A five-year-old’s suggestive but nonsensical metaphor included in the program is apparently meant to “illuminate” Falls of Rough. Clearly the dance has a circus motif, providing one or another of its six performers (Derrik Harris, Lori Helfand, Kay Wendt LaSota, Toby Lee, Sheehan, and Willberg) the occasional opportunity to don a ringmaster’s swallow-tailed coat or a clown’s big red nose or fiery bouffant wig. LaSota “rides” two ponies at once, one foot on the back of each hunched-over dancer, straddling the air with the help of two long, long canes. There are Punch and Judy antics and the flubbering lips of horses blowing, but the dreamlike whimsy Gilmore pursues eludes her. Or perhaps it’s more accurate to say that the whimsy goes nowhere. The dance’s pieces, including its piecemeal music, are effective in spots, but they just don’t add up.
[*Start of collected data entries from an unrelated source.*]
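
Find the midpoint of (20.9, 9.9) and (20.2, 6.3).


M = ((20.9+20.2)/2, (9.9+6.3)/2)
= (20.55, 8.1)

(20.55, 8.1)


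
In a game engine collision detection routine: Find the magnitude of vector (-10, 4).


|u| = sqrt((-10)^2 + 4^2) = sqrt(116) = 10.7703

10.7703


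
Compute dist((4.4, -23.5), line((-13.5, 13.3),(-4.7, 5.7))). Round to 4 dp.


|cross product| = 187.8
|line direction| = sqrt(135.2) = 11.6276
Distance = 187.8/sqrt(135.2) = 16.1513

16.1513


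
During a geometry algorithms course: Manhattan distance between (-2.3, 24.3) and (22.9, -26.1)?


|(-2.3)-22.9| + |24.3-(-26.1)| = 25.2 + 50.4 = 75.6

75.6


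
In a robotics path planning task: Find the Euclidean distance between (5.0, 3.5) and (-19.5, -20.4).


dx=-24.5, dy=-23.9
d^2 = (-24.5)^2 + (-23.9)^2 = 1171.46
d = sqrt(1171.46) = 34.2266

34.2266


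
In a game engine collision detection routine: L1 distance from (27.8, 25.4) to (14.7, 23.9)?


|27.8-14.7| + |25.4-23.9| = 13.1 + 1.5 = 14.6

14.6


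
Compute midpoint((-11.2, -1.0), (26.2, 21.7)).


M = (((-11.2)+26.2)/2, ((-1)+21.7)/2)
= (7.5, 10.35)

(7.5, 10.35)


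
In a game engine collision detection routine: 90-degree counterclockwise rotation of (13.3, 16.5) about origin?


90° CCW: (x,y) -> (-y, x)
(13.3,16.5) -> (-16.5, 13.3)

(-16.5, 13.3)


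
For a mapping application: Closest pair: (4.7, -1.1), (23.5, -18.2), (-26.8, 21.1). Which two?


d(P0,P1) = 25.4136, d(P0,P2) = 38.5369, d(P1,P2) = 63.8324
Closest: P0 and P1

Closest pair: (4.7, -1.1) and (23.5, -18.2), distance = 25.4136


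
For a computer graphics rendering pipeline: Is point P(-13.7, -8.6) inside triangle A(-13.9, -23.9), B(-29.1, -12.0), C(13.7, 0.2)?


Cross products: AB x AP = -234.94, BC x BP = -42.36, CA x CP = -417.46
All same sign? yes

Yes, inside


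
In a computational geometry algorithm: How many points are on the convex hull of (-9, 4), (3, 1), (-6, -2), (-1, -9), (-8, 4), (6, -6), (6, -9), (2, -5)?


Convex hull vertices (CCW): (-9, 4), (-6, -2), (-1, -9), (6, -9), (6, -6), (3, 1), (-8, 4)
Count = 7

7


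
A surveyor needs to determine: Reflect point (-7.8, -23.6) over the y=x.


Reflection over y=x: (x,y) -> (y,x)
(-7.8, -23.6) -> (-23.6, -7.8)

(-23.6, -7.8)


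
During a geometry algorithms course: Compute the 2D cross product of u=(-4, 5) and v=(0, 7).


u x v = u_x*v_y - u_y*v_x = (-4)*7 - 5*0
= (-28) - 0 = -28

-28


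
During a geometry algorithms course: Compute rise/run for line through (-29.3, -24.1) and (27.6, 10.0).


slope = (y2-y1)/(x2-x1) = (10-(-24.1))/(27.6-(-29.3)) = 34.1/56.9 = 0.5993

0.5993


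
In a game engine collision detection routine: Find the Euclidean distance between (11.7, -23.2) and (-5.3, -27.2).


dx=-17, dy=-4
d^2 = (-17)^2 + (-4)^2 = 305
d = sqrt(305) = 17.4642

17.4642


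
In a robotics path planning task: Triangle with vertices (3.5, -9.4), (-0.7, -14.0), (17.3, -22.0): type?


Side lengths squared: AB^2=38.8, BC^2=388, CA^2=349.2
Sorted: [38.8, 349.2, 388]
By sides: Scalene, By angles: Right

Scalene, Right


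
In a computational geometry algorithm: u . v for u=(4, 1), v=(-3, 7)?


u . v = u_x*v_x + u_y*v_y = 4*(-3) + 1*7
= (-12) + 7 = -5

-5


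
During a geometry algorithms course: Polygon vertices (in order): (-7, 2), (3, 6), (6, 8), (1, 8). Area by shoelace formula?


Shoelace sum: ((-7)*6 - 3*2) + (3*8 - 6*6) + (6*8 - 1*8) + (1*2 - (-7)*8)
= 38
Area = |38|/2 = 19

19


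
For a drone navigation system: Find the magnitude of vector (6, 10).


|u| = sqrt(6^2 + 10^2) = sqrt(136) = 11.6619

11.6619


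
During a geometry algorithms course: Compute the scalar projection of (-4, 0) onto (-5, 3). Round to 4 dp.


u.v = 20, |v| = sqrt(34) = 5.831
Scalar projection = u.v / |v| = 20 / sqrt(34) = 3.43

3.43


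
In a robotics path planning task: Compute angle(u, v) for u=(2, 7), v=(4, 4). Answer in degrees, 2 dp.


u.v = 36, |u| = sqrt(53) = 7.2801, |v| = sqrt(32) = 5.6569
cos(theta) = u.v/(|u||v|) = 36/sqrt(1696) = 0.874157
theta = acos(0.874157) = 29.05 degrees

29.05 degrees


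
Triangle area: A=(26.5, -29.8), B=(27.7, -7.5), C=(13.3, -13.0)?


Area = |x_A(y_B-y_C) + x_B(y_C-y_A) + x_C(y_A-y_B)|/2
= |145.75 + 465.36 + (-296.59)|/2
= 314.52/2 = 157.26

157.26


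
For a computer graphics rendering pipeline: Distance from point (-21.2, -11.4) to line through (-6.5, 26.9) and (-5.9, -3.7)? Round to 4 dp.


|cross product| = 472.8
|line direction| = sqrt(936.72) = 30.6059
Distance = 472.8/sqrt(936.72) = 15.448

15.448


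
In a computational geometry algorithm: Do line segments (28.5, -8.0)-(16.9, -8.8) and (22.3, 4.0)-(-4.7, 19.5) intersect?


Cross products: d1=227.9, d2=429.3, d3=-144.16, d4=-345.56
d1*d2 < 0 and d3*d4 < 0? no

No, they don't intersect


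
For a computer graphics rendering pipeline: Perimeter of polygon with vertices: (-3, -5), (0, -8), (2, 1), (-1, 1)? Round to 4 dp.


Sides: (-3, -5)->(0, -8): sqrt(18) = 4.242641, (0, -8)->(2, 1): sqrt(85) = 9.219544, (2, 1)->(-1, 1): sqrt(9) = 3, (-1, 1)->(-3, -5): sqrt(40) = 6.324555
Sum = 22.78674
Perimeter = 22.7867

22.7867


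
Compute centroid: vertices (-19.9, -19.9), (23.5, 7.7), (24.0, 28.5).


Centroid = ((x_A+x_B+x_C)/3, (y_A+y_B+y_C)/3)
= (((-19.9)+23.5+24)/3, ((-19.9)+7.7+28.5)/3)
= (9.2, 5.4333)

(9.2, 5.4333)


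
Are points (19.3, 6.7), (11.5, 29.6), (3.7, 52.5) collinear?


Cross product: (11.5-19.3)*(52.5-6.7) - (29.6-6.7)*(3.7-19.3)
= 0

Yes, collinear


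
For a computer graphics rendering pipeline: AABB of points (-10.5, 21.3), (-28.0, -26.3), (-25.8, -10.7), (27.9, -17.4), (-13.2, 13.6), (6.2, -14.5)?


x range: [-28, 27.9]
y range: [-26.3, 21.3]
Bounding box: (-28,-26.3) to (27.9,21.3)

(-28,-26.3) to (27.9,21.3)


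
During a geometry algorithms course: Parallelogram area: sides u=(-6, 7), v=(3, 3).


|u x v| = |(-6)*3 - 7*3|
= |(-18) - 21| = 39

39


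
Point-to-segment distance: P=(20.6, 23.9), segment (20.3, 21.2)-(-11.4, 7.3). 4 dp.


Project P onto AB: t = 0 (clamped to [0,1])
Closest point on segment: (20.3, 21.2)
Distance: 2.7166

2.7166


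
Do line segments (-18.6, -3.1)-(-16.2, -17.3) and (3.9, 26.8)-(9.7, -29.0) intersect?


Cross products: d1=-1428.92, d2=-1377.36, d3=391.26, d4=339.7
d1*d2 < 0 and d3*d4 < 0? no

No, they don't intersect


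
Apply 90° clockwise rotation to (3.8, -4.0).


90° CW: (x,y) -> (y, -x)
(3.8,-4) -> (-4, -3.8)

(-4, -3.8)


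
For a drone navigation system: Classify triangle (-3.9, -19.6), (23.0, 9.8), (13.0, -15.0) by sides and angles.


Side lengths squared: AB^2=1587.97, BC^2=715.04, CA^2=306.77
Sorted: [306.77, 715.04, 1587.97]
By sides: Scalene, By angles: Obtuse

Scalene, Obtuse


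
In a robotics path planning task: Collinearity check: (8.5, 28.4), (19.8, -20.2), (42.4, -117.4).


Cross product: (19.8-8.5)*((-117.4)-28.4) - ((-20.2)-28.4)*(42.4-8.5)
= 0

Yes, collinear


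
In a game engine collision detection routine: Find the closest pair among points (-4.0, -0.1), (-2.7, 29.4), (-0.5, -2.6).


d(P0,P1) = 29.5286, d(P0,P2) = 4.3012, d(P1,P2) = 32.0755
Closest: P0 and P2

Closest pair: (-4.0, -0.1) and (-0.5, -2.6), distance = 4.3012


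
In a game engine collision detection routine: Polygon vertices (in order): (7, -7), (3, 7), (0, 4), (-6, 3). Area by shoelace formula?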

Different Trains ends rather too neatly, with a literal image of a stage that blithely equates choreographer and composer, suggesting that her art as well grows out of memory and imagination. Of course Shineflug was a child in the 40s too, and I’m sure the repeated phrase “They’re all gone now” resonates for her as it did for the composer and indeed as it must for anyone of a certain age. Yet for the most part the theatrical side of Different Trains works, its mime and occasionally literal images complementing the conductor’s calls and train sounds of Reich’s music, which are woven together into an aural fabric more tense and alive and therefore more compelling than the sounds of any actual railroad station could ever be.